What is heretical about the specific phrase "en duo physeon" ("in two natures" or "of two natures")?

I don't really want to come across as a guy that is trying to "proselytize" or "crusade against the "heresy of "monophysitism,"" but there are still some elements in me trying to understand what happened in Chalcedon with this controversy, that I'm having trouble wrapping my mind around.

And that is the staunch opposition of Dioscorus, and later Severus of Antioch and other Oriental saints, to this phrase, said phrase which was famously in the Chalcedonian Definition.

It seems that these proponents argue that this phrase "en duo physeon" seems to imply in of itself heterodoxy, that perhaps there is really no union of the two natures or that there are two hypostases of Christ.

However, in light of the fact that this specific term was used by Orthodox proponents before - Saint John Cassian and Saint Ambrose for example - and was even accepted as legitimately Orthodox by Saint Cyril in the Reunion of 433, why do Oriental Orthodox feel that this phrase was worthy of schism?
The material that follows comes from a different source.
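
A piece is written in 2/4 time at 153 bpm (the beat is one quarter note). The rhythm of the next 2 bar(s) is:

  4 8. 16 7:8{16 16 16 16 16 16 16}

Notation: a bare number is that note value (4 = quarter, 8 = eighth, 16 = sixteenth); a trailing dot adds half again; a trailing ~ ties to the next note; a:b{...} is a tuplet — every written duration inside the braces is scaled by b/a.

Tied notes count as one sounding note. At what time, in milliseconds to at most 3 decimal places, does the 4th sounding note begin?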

I think Severus argued that although there may be Saints even recent who used the term, the Nestorian controversy gave it a whole new meaning, as the phrase was routinely used by the Nestorians. However, how can this be a legitimate argument, in light of the fact that DURING the Nestorian controversy, Saint Cyril agreed to the idea that it's an acceptable expression of the Faith - as long as there is a recognition that the Natures are united together, while still retaining each others' properties, but inseparable; and a recognition that the Word is fully God and fully man after the Incarnation?

Comments

  • edited September 12
    That is, "of two natures" is recognized in the formula of 433, which seems to be synonymous with "in two natures."
  • edited September 12
    we’ll, are you asking if Severus’ argument is legitimate or asking what’s so bad about “in two natures”?

    If you’re wondering if Severus’ argument is legitimate, then have you considered precedent in other areas like whether the Trinity is one or three hypostases?

    And “in” is not synonymous with “of” in the ancient world (and not today either for that matter).
  • edited September 12
    Both. Also, how are they not synonymous?

    I know that “ek” dyo physis (sorry don’t know Greek), which is a legitimate OO formula, is translated as “of Two Natures,” but the “of” here is different from what I mean. “Of” here means in the sense of origin, not composition.
    For example, “I’m a plumber who is of Brooklyn.”
    Considering that the purpose of the Formula of 433 was reunion with the Antiochians, wasn’t the “of” used here in reference to composition?
    And what is different from this compositional “of” and “en dyo physis”?

    If I’m missing something, I’d welcome an explanation.
  • Well, in the 5th century, it made all the difference. “Of” was rejected by Chalcedon as evident by the minutes that discussed the formula. So what you see as difference is not.

    “In” describes a strong distinction. Like One God in three persons. It may imply seperation at times, like there’s a little bit of love in the capulets and montagues. “Of” describes a composition, like this salad is made up of tomatoes and lettuce. It may imply confusion sometimes, like this alloy is a mingling of base metal and stainless steel.